Johanning uses two phrases to describe the spirit of Womxn Who Wander. The first, “find your fit,” refers to the come-as-you-are nature of the group. “It doesn’t matter how knowledgeable you are about the outdoors, how athletic you are, your nationality, sexuality, financial status, or whether you were born a woman,” Johanning said. “If you identify as a woman and want to spend time outdoors, you are welcome to join us.”
Accessibility is an important part of living up to this philosophy. That’s one reason hikes are free. Johanning also brings along extra hiking boots for women who don’t have gear and is happy to pick up hikers or arrange carpools for women who can’t easily get to the meetup location. “We’ll try to make it happen for you,” she said.
The second phrase, “find your freedom,” refers to the informal nature of the meetups. Johanning wants hikers to feel free to stick with the group and engage in conversations or go at their own pace for quiet introspection. “Often when I’m in nature, I like silence and want to have time for myself, and I want other women to feel comfortable doing the same,” she said.

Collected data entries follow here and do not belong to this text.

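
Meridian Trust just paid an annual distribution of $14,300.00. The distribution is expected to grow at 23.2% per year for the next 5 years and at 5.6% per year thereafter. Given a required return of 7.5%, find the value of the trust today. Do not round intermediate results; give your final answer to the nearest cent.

$1680929.85

D_1 = 17617.60000
D_2 = 21704.88320
D_3 = 26740.41610
D_4 = 32944.19264
D_5 = 40587.24533
Terminal value at year 5: TV = D_5×(1+g_2)/(r−g_2) = 42860.13107/0.019 = 2255796.37204
P_0 = D_1/(1+r)^1 + D_2/(1+r)^2 + D_3/(1+r)^3 + D_4/(1+r)^4 + D_5/(1+r)^5 + TV/(1+r)^5
    = 16388.46512 + 18781.94328 + 21524.98057 + 24668.62890 + 28271.39610 + 1571294.43577 = 1680929.84973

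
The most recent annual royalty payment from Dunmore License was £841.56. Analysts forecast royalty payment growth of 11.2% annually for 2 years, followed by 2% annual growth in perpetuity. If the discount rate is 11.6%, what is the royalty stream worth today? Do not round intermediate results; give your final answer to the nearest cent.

D_1 = 935.81472
D_2 = 1040.62597
Terminal value at year 2: TV = D_2×(1+g_2)/(r−g_2) = 1061.43849/0.096 = 11056.65092
P_0 = D_1/(1+r)^1 + D_2/(1+r)^2 + TV/(1+r)^2
    = 838.54366 + 835.53812 + 8877.59256 = 10551.67434

£10551.67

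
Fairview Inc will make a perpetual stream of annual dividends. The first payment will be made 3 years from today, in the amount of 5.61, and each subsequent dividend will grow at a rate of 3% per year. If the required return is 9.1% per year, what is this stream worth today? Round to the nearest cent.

Value at end of year 2: C₁ / (r − g) = 5.61 / (0.091 − 0.03) = 91.9672
Discount to today: PV = 91.9672 / (1 + 0.091)^2 = 91.9672 / 1.190281 = 77.27

77.27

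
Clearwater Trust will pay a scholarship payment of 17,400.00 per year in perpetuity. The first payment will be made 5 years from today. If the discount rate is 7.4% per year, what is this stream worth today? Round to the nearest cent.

Value at end of year 4: C / r = 17,400.00 / 0.074 = 235,135.1351
Discount to today: PV = 235,135.1351 / (1 + 0.074)^4 = 235,135.1351 / 1.330507 = 176,725.98

176725.98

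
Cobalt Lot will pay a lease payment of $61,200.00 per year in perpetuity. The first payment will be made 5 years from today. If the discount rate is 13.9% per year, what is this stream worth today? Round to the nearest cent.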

Before founding Womxn Who Wander, Johanning explored other groups. Most of these, she says, were focused out West in the mountains or desert. “Those are beautiful landscapes, but we have great outdoor options here, too,” she said. “One of the reasons we’ve been such a success in Missouri is we’re not intimidating to people who aren’t experienced in the outdoors. We don’t one-up each other on our experience. We honestly talk more about food than anything else.”
In 2019, Johanning began an ambassador program to be able to offer more hikes throughout the month, including some weekday options, and to offer more accessible hikes for individuals in wheelchairs or other physical limitations. There are currently four ambassadors in the St. Louis area; the application to apply is on womxnwhowander.com.
The ambassador program is also freeing up Johanning to plant the seeds of other Womxn Who Wander chapters in the Midwest. Other big plans include the group’s first weekend camping event, complete with workshops, yoga, art classes, and more, as well as more opportunities for additional outdoor activities, such as paddleboarding and possibly biking.
The soul of Womxn Who Wander, however, will remain hiking. “We like wandering,” Johanning said.
Although now an avid outdoorswoman, Johanning didn’t start her own foray into the outdoor world until she was in her early 20s, motivated by a time-consuming and stressful job. When she started branching out into things like tent camping, she was told she couldn’t do it, that she wasn’t strong or capable enough.
“That only made my desire grow, to prove to those around me and myself that I could do it,” she said. “My hope is that Womxn Who Wander empowers its members to find that strength within, to know that they are able, at any age, to try something new.”
Author: Stephanie Zeilenga is a contributor to Terrain Magazine.